Shoulder instability is the loosening of the ligaments and soft tissue surrounding the shoulder joint which allow the head of the humerus (ball) to shift in the glenoid (socket).

The shoulder is designed like a ball on a golf tee. There is a large ball sitting in a small cup. This design is very good to have a large range of motion but at the downfall of potential instability. In order to create more stability there are several soft tissue structures that surround the joint including the rotator cuff muscles (dynamic stabilizers), the labrum, ligaments and the shoulder capsule (static stabilizers).

Causes

Shoulder instability can be due to increase global ligament laxity or a traumatic event that leads to damage within the shoulder and recurrent dislocations. These two types of instability are treated differently.

Most commonly when there is a traumatic shoulder dislocation it is anterior or forward. The head of the humerus shifts forward and may get stuck on the front of the glenoid. When this occurs the labrum is torn along the front of the socket.


What is the labrum?

The labrum is a ring of soft tissue that surrounds the glenoid (socket). It acts to deepen the shoulder joint and is the attachment for important stabilizing ligaments and therefore increases the stability of the joint.

With a dislocation this labrum commonly tears (Bankart lesion) and allows the shoulder to dislocate more easily than previously. When it heals it often heals in an incorrect place and decreases its function. After a single dislocation, patients may have enough stable structures in the shoulder that they do not suffer from recurrent dislocations. After more than one dislocation, especially in young patients, the likelihood of further dislocations nears 100%. After each dislocation further damage is done to the labrum, ligaments and even the bone around the shoulder joint.

Labral tear

What are other injuries associated with shoulder dislocation?

Other injuries are possible with shoulder dislocation. Fractures of the front of the glenoid (socket) can occur and with frequent dislocations a gradual wearing away of the socket can occur making surgery more challenging and recurrent dislocations more common after surgery.

A Hill-Sachs lesion may also occur. This is an injury to the back of the humeral head (ball) that occurs when it dislocates and gets dented on the front of the glenoid (socket) like a ping pong ball. Commonly these are small and do not need to be addressed.

In patients over the age of 40, rotator cuff tears may occur with dislocation and this should be investigated with an ultrasound if the shoulder does not settle over 6-10 weeks after the dislocation.

What is the risk of recurrent shoulder dislocation?

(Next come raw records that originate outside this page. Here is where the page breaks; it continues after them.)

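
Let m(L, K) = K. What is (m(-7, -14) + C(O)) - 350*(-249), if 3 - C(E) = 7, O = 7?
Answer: 87132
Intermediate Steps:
C(E) = -4 (C(E) = 3 - 1*7 = 3 - 7 = -4)
(m(-7, -14) + C(O)) - 350*(-249) = (-14 - 4) - 350*(-249) = -18 + 87150 = 87132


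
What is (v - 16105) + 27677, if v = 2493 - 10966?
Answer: 3099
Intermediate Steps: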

The risk of dislocation is related inversely to age. When people dislocate for the first time in their teens their risk of recurrence is approximately 80%. This decreases with age, being much less common to have a repeat episode over the age of 40.


Treatment

After a single dislocation, most patients are managed non-operatively. This consists of wearing a sling for the first 3 weeks and then progressing to increase range of motion. Physiotherapy is very important to work on achieving increased stability. A focus is on the dynamic stabilizers of the shoulder, specifically the rotator cuff muscles and muscles around the scapula (shoulder blade).

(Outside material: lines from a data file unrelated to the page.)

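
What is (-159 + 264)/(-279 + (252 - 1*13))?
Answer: -21/8 ≈ -2.6250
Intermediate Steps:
(-159 + 264)/(-279 + (252 - 1*13)) = 105/(-279 + (252 - 13)) = 105/(-279 + 239) = 105/(-40) = 105*(-1/40) = -21/8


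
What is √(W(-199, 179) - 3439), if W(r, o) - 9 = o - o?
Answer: 7*I*√70 ≈ 58.566*I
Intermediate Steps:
W(r, o) = 9 (W(r, o) = 9 + (o - o) = 9 + 0 = 9)
√(W(-199, 179) - 3439) = √(9 - 3439) = √(-3430) = 7*I*√70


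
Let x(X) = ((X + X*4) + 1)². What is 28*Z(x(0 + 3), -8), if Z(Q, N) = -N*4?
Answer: 896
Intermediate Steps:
x(X) = (1 + 5*X)² (x(X) = ((X + 4*X) + 1)² = (5*X + 1)² = (1 + 5*X)²)
Z(Q, N) = -4*N
28*Z(x(0 + 3), -8) = 28*(-4*(-8)) = 28*32 = 896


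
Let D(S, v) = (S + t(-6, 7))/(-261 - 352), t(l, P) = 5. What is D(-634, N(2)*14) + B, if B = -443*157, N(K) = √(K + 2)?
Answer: -42634134/613 ≈ -69550.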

This may be successful for maintaining stability and allowing for return to sporting activities. If you have recurrence after trying a dedicated physiotherapy program then surgical intervention will likely be suggested.

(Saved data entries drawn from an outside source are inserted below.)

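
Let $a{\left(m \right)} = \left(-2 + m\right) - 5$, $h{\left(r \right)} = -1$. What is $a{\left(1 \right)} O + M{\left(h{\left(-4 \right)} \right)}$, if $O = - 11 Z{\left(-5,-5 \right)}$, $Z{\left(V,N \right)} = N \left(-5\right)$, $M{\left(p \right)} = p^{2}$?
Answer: $1651$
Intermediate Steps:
$a{\left(m \right)} = -7 + m$
$Z{\left(V,N \right)} = - 5 N$
$O = -275$ ($O = - 11 \left(\left(-5\right) \left(-5\right)\right) = \left(-11\right) 25 = -275$)
$a{\left(1 \right)} O + M{\left(h{\left(-4 \right)} \right)} = \left(-7 + 1\right) \left(-275\right) + \left(-1\right)^{2} = \left(-6\right) \left(-275\right) + 1 = 1650 + 1 = 1651$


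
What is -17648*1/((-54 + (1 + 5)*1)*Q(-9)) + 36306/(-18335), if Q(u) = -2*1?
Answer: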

Arthroscopic Bankart Repair

In most patients with shoulder instability, arthroscopic labral repair is appropriate. Surgery is done arthroscopically, which means through “key hole” or small incisions. Typically, you will have 2 or 3 incisions that allow a camera and surgical instruments to be placed in the shoulder to assess the damage and complete the repair.

A camera and three cannulas are seen in this right shoulder with the patient lying on their left side.

A camera and three cannulas are seen in this right shoulder with the patient lying on their left side.

The scarred labrum is elevated from the incorrect position and sutures are placed around it. The labrum is then secured back to its appropriate position on the edge of the glenoid (socket) using small anchors. This acts to re-tension the stabilizing ligaments, deepen the socket and create stability.

The humeral head is seen adjacent to the torn labrum.

The humeral head is seen adjacent to the torn labrum.

Another view with the torn labrum in the middle of the page and the humeral head to the left.

Another view with the torn labrum in the middle of the page and the humeral head to the left.

The labrum has been repaired to the glenoid using 3 stitches and anchors.

The labrum has been repaired to the glenoid using 3 stitches and anchors.

In some patients with a high number of dislocations and wear of the socket or in patients who have failed a previous surgery, an open procedure with bone grafting may need to be performed. This procedure is called a Latarjet procedure and involves the transfer of a small bone (coracoid) to the glenoid (socket) in order to make the socket larger.

A latarjet procedure: the coracoid bone is grafted to the front of the glenoid to 'extend' the socket.

A latarjet procedure: the coracoid bone is grafted to the front of the glenoid to ‘extend’ the socket.

After shoulder surgery for instability the expectations and requirements are similar regardless of the procedure and can be found on the shoulder arthroscopy page.